Heute, einen Tag nach dem Versterben des Herrn P. sitze ich hier und schreibe diese Zeilen. Ich habe Nachtdienst und nutzte die Zeit zwischen meinen Rundgängen auf der Station und den üblichen Routinearbeiten dafür. Ich bin froh und auch dankbar, dass ich den gestrigen Tag überstanden habe und dass ich heute niemandem bei seinem Sterben beistehen muss. Dafür würde mir im Moment die nötige Kraft fehlen.
Sterben als Lebensprozess
Sterben ist, das wissen wir, untrennbarer Bestandteil jeden Lebens.

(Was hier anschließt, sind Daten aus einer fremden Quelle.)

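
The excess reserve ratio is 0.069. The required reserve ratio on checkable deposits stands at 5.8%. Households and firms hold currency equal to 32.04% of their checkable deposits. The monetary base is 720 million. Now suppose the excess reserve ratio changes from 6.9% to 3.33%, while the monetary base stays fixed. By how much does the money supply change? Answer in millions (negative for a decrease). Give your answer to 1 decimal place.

Initially m₁ = (1 + 0.3204) / (0.058 + 0.069 + 0.3204) ≈ 2.95127, so M₁ = 2.95127 × 720 = 2124.9144 million.
After the change m₂ = (1 + 0.3204) / (0.058 + 0.0333 + 0.3204) ≈ 3.20719, so M₂ = 3.20719 × 720 = 2309.1768 million.
ΔM = M₂ − M₁ = 2309.1768 − 2124.9144 = 184.2624 million.

184.3 million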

So wie jeder Mensch sein einzigartiges Leben lebt, so stirbt auch jeder Mensch seinen einzigartigen Tod. Die Situationen Sterbender sind stets individuell, je nach Alter, Lebensgeschichte, Erfahrungen, erlernten Strategien, sozialem, kulturellen und religiösen Umfeld, Art der Erkrankung, Symptomen und Krankheitsstadium. Bei der Begleitung, Betreuung und Pflege von Menschen in der letzten Lebensphase ist es notwendig, Sterben als Lebensprozess anzuerkennen. Die Selbstbestimmung der Betroffenen muss so lange wie möglich aufrechterhalten werden, Sterbende dürfen nicht entmündigt werden. Damit sie sich nicht als hilflos in ihrer Abhängigkeit fühlen, ist es wichtig, ihr Selbstwertgefühl zu stärken und zu erhalten. Professionell Pflegende ermöglichen es ihren Patienten, ihre Eigenarten zu bewahren und respektieren Sonderwünsche. Sie nehmen Gefühlsausbrüche, Wut oder Aggression nicht persönlich, sondern betrachten diese Gefühle als Ausdruck der Auseinandersetzung des Sterbenden mit dem nahenden Tod. Besonders in den letzten Stunden berücksichtigen die Pflegenden die Wünsche der Sterbenden, beispielsweise die Benachrichtigung von Angehörigen oder die Erfüllung religiöser Bedürfnisse.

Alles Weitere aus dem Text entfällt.